Un suicida con mala suerte
Por Ima Ríos
Todas las mañanas, Carlos despertaba con la misma idea. Se
levantaba, tomaba su cajetilla de cigarrillos, el encendedor y se dirigía al
balcón de su apartamento en el piso 11 del condominio Albas. Se paraba al lado
de la mesa alta en donde postraba su cenicero justo frente a la baranda del
balcón, encendía el cigarrillo y admiraba el día. ¨Hoy será. Hoy será el día¨,
decía como protocolo de la ceremonia matutina.

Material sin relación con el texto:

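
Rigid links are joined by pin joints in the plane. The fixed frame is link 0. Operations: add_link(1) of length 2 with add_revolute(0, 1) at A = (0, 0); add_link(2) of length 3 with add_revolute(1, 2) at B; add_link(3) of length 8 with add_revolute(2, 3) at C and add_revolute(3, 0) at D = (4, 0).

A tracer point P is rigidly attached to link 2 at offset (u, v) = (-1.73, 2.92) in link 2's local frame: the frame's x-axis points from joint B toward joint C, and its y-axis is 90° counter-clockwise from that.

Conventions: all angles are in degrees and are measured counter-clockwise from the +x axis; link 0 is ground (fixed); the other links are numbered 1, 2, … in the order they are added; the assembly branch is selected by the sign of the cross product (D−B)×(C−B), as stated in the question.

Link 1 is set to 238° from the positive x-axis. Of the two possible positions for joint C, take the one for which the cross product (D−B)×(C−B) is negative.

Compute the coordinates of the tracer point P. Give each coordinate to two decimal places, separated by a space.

A=(0,0), D=(4.00,0)
B = A + 2.00·(cos238°, sin238°) = (-1.0598, -1.6961)
|BD| = 5.3365
circle(B,3.00) ∩ circle(D,8.00): a=-2.4849, h=1.6809
  candidates: C₊=(-3.9501,-0.8921) cross=8.970; C₋=(-2.8816,-4.0796) cross=-8.970
  branch - wants cross < 0 → take C=(-2.8816,-4.0796) (cross=-8.970)
ex = (C−B)/|BC| = (-0.6073,-0.7945); ey = (0.7945,-0.6073)
P = B + -1.73·ex + 2.92·ey = (2.3107,-2.0948)

2.31 -2.09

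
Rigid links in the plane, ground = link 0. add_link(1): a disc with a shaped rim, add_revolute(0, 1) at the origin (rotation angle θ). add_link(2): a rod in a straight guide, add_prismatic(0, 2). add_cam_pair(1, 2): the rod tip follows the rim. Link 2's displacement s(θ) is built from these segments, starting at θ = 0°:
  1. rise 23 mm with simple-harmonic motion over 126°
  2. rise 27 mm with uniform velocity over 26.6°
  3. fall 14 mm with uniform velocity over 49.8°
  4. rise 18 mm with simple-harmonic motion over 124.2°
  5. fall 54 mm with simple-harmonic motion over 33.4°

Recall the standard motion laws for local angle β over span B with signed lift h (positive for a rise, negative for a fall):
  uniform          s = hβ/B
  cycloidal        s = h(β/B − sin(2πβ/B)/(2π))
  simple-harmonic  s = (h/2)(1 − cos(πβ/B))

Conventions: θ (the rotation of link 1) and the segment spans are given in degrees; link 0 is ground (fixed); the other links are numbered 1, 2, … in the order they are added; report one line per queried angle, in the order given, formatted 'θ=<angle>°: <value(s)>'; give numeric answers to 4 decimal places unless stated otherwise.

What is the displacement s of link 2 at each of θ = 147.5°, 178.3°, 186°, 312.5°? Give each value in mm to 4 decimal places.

segment 1 (0° to 126°, simple-harmonic, h = 23) is passed completely: s = 0.0000 + (23) = 23.0000
θ = 147.5° falls in segment 2 (126° to 152.6°, uniform, h = 27): β = 147.5 − 126 = 21.5°, B = 26.6°; Δs = 27·21.5/26.6 = 21.8233; s = 23.0000 + 21.8233 = 44.8233
segment 2 (126° to 152.6°, uniform, h = 27) is passed completely: s = 23.0000 + (27) = 50.0000
θ = 178.3° falls in segment 3 (152.6° to 202.4°, uniform, h = -14): β = 178.3 − 152.6 = 25.7°, B = 49.8°; Δs = -14·25.7/49.8 = -7.2249; s = 50.0000 − 7.2249 = 42.7751
θ = 186° falls in segment 3 (152.6° to 202.4°, uniform, h = -14): β = 186 − 152.6 = 33.4°, B = 49.8°; Δs = -14·33.4/49.8 = -9.3896; s = 50.0000 − 9.3896 = 40.6104
segment 3 (152.6° to 202.4°, uniform, h = -14) is passed completely: s = 50.0000 + (-14) = 36.0000
θ = 312.5° falls in segment 4 (202.4° to 326.6°, simple-harmonic, h = 18): β = 312.5 − 202.4 = 110.1°, B = 124.2°; Δs = 18/2·(1 − cos(π·0.8865)) = 17.4336; s = 36.0000 + 17.4336 = 53.4336

θ=147.5°: 44.8233
θ=178.3°: 42.7751
θ=186°: 40.6104
θ=312.5°: 53.4336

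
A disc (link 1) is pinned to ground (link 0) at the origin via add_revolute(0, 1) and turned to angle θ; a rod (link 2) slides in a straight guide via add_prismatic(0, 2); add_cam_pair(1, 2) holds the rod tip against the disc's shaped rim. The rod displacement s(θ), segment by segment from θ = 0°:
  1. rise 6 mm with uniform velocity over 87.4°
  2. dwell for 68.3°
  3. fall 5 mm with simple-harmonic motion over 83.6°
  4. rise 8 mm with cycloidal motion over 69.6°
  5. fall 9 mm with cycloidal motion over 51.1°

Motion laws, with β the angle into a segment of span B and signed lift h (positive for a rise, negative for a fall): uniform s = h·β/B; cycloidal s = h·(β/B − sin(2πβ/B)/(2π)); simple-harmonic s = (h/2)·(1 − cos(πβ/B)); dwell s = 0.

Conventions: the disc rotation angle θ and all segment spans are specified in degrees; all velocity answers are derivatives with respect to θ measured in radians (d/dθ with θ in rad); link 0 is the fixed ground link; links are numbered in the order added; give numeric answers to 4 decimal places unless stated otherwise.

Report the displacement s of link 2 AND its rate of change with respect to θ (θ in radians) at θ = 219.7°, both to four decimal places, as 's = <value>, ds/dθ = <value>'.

segment 1 (0° to 87.4°, uniform, h = 6) is passed completely: s = 0.0000 + (6) = 6.0000
segment 2 (87.4° to 155.7°, dwell): s unchanged at 6.0000
θ = 219.7° falls in segment 3 (155.7° to 239.3°, simple-harmonic, h = -5): β = 219.7 − 155.7 = 64°, B = 83.6°; Δs = -5/2·(1 − cos(π·0.7656)) = -4.3520; s = 6.0000 − 4.3520 = 1.6480
velocity in seg [155.7°–239.3°] (simple-harmonic), θ in radians: β = 64° = 1.1170 rad, B = 83.6° = 1.4591 rad; ds/dθ = (πh/(2B)) sin(πβ/B) = (π·(-5)/(2·1.4591)) sin(π·0.7656) = -3.615787 mm/rad

s = 1.6480, ds/dθ = -3.6158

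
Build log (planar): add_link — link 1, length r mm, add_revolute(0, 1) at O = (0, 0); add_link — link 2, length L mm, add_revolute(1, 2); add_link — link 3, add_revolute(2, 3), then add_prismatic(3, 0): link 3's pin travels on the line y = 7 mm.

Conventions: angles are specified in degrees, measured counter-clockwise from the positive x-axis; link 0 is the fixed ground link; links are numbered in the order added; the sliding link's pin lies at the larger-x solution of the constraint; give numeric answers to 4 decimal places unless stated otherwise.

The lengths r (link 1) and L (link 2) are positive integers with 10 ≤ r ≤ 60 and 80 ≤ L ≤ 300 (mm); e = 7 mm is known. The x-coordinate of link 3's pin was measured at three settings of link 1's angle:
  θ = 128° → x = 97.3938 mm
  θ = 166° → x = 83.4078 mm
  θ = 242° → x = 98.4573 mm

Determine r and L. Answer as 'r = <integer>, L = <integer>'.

constraint per measurement: (x − r cos θ)² + (r sin θ − e)² = L²
subtracting the θ₁ and θ₂ equations cancels the r² and L² terms:
r = (x₁² − x₂²) / (2[(x₁cos θ₁ + e sin θ₁) − (x₂cos θ₂ + e sin θ₂)]) = 50.9997 → r = 51
L² = (x₁ − r cos θ₁)² + (r sin θ₁ − e)² = 17688.9969 → L = 133.0000 → L = 133
check at θ₃=242°: x = 98.4573 (printed 98.4573) ✓

r = 51, L = 133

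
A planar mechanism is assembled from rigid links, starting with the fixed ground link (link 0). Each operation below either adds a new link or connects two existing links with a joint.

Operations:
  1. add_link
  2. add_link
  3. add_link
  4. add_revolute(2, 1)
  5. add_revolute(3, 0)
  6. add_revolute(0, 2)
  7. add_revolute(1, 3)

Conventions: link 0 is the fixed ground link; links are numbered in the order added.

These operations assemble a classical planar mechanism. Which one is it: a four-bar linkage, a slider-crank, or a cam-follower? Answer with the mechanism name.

links: 4 (incl. ground); joints: 4 revolute, 0 prismatic, 0 higher (cam) pair, forming one closed loop
4 links in a single 4R loop → four-bar linkage

four-bar linkage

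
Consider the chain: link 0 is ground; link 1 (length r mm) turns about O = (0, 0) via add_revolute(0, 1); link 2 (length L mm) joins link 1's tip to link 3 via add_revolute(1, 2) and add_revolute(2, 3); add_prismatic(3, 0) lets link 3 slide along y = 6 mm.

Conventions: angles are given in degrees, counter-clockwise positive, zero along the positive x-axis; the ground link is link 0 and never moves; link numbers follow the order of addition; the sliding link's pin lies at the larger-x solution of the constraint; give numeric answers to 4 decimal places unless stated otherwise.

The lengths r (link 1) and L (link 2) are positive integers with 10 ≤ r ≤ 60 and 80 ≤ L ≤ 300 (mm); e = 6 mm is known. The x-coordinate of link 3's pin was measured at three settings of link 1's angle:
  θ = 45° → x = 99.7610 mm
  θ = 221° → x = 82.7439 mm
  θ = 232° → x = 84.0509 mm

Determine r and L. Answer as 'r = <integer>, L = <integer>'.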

Hace un año, Carlos comenzó su intento de morir. Ha fallado
300 veces, pero él nunca ha sido de los que se rinden fácilmente. Un día, para
terminar todo de una vez, postró un
revolver en su sien y oprimió el gatillo. No pasó nada. Se sorprendió. Se
desesperó. Cien veces oprimió el gatillo, pero las balas siempre se negaron a
salir. Estaban estancadas en la idea de que Carlos debía seguir viviendo. No
importa cuántas veces tratara, ninguna
lo complacía. ¨Las pistolas no funcionan para esto, Carlos, son traicioneras
como las mujeres¨, se dijo y descartó la idea de que una bala tomara su vida.
En otra ocasión, Carlos decidió acostarse en el riel del
tren de la una. El mismo riel por el que pasaba el tren todas las tardes. Tan
pronto Carlos escuchó el tren acercarse, cerró los ojos y sonrió. ¨De esta sí
no me salvo¨, se dijo. Un empleado de la estación notó las intenciones de
Carlos y corrió a desviar manualmente el tren. Cambio de riel y de planes.
Carlos seguía vivo. Pero seguiría intentando todo hasta lograr su fin. Sin
perder su fe. Nunca la perdería.
Eso pensaba hasta el intento número 300. Luego de 300 veces
de intentar la misma cosa, uno comienza a desesperarse. Y así pasó con Carlos.
Veneno. Tres sílabas potentes que terminan la vida de cualquiera. Sócrates tomó
Cicuta; Séneca, también. Carlos tomaría veneno de ratas. En el cuarto de un
hotel en un pueblo remoto. Alejado de su salación. Con el letrero de ¨No interrumpir¨ bloqueando
la puerta. Carlos mezcló el veneno con Whisky. Se dijo ¨salud¨ y tomó su fin en
las rocas. Tocaron la puerta. ¨Servicio al cuarto¨. Nadie contestó. El novato empleado
del hotel abrió la puerta sin ser llamado a entrar y encontró a Carlos inconsciente
en el suelo. Dos días después, Carlos despertó en el hospital, curado. Igual de
vivo que siempre.
Embriagado de dolor y ganas de no seguir estando, Carlos
regresó a su apartamento. Abrió la última
botella de Whisky que le quedaba, se sirvió un vaso y bebió un poco de destino. ¨¡Tanta mala
suerte!¨, se dijo y decidió tomar de la botella. Sus pensamientos lo
traicionaron. Sus ansias también. No pudo contener sus ganas. La botella fue
despojada de su manjar prontamente. Demasiado pronto. Todo le daba vueltas,
pero se sabía inmóvil. Profundamente estático. Pensando en el final que tanto
ansiaba. Gritó con ganas su angustia. Su dolor lo motivó a destrozar aquella
sala que terminaba en un balcón. De aquel apartamento del piso 11 salían los
mismos ruidos de un calvario. Los muebles dejaron de ser muebles, las botellas
y los espejos se volvieron pedazos de vidrio, los cuadros de pintura se
tornaron arte abstracto y el martirio seguía gritando. De la sala al balcón ya
sólo quedaba un paso. Carlos continuó su faena. Le tocaba el turno a la mesa
del cenicero en donde apagaba su cigarrillo mañanero. Decidió treparse en ella
y llorarle al cielo. A las estrellas. Le imploró a la luna terminar con todo. Tropezó
con sus mismos pies y cayó del balcón. Sonrió porque al fin había llegado su
turno. Cerró los ojos y cayó.
****Fragmento de un cuento que aún no puedo publicar completamente. Espero que lo hayan disfrutado.